According to the report, SpaceX signed a contract with NASA in July 2021 to develop the lander for the Artemis III mission, but the timeline has slipped by at least about two years so far. The Inspector General's office also noted that additional delays cannot be ruled out.

SpaceX already asked NASA in 2023 for a 15-month delivery extension. Afterward, when NASA pushed the Artemis launch date from December 2024 to after June 2027, the schedule gained an additional nine months of slack. However, even with this adjustment, development progress remains below expectations.

The problem is that even key test milestones are being pushed back. With the cryogenic propellant transfer test between spacecraft, originally slated for March last year, delayed by about a year, analysts said SpaceX is unlikely to meet its goal of delivering the lander by June 2027.

Development of the lander slated for follow-on missions is also not going smoothly.
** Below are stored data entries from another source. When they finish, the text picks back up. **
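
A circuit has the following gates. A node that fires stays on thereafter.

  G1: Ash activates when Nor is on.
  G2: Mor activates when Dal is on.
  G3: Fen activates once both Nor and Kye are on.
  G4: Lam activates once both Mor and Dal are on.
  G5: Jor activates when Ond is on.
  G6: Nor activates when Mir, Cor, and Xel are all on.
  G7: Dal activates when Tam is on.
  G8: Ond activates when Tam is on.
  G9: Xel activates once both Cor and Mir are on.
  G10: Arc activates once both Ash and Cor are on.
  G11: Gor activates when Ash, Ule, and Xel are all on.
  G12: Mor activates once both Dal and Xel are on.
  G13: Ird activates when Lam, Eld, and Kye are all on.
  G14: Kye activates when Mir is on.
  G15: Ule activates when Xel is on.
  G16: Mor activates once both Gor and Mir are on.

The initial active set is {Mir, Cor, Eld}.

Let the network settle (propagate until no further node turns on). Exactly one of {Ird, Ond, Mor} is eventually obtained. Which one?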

The spacecraft for Artemis IV has been delayed by about six months to date, and the preliminary design review and critical design review have each been pushed back by one year. The Artemis V lander, handled by Blue Origin, has also seen its development start slip at least eight months, from April 2028 to December.

Regarding the situation, Reuters assessed that delays in SpaceX and Blue Origin's lunar lander development are shaking NASA's goal of a crewed lunar landing itself.

The Artemis project is NASA's flagship crewed exploration plan to return humans to the moon for the first time since Apollo 17 in 1972. When the first blueprint was unveiled in 2019, the goals were a crewed lunar-orbit flight in 2022 and a lunar landing in 2024. But with a series of technical hurdles such as hydrogen leaks and helium flow issues, the schedule has been repeatedly pushed back.

To date, the only mission actually completed is Artemis I, which sent the uncrewed spacecraft Orion into lunar orbit. As early as next month, NASA plans to significantly revise the mission plan and then proceed with the launch of Artemis II, centered on a crewed flight.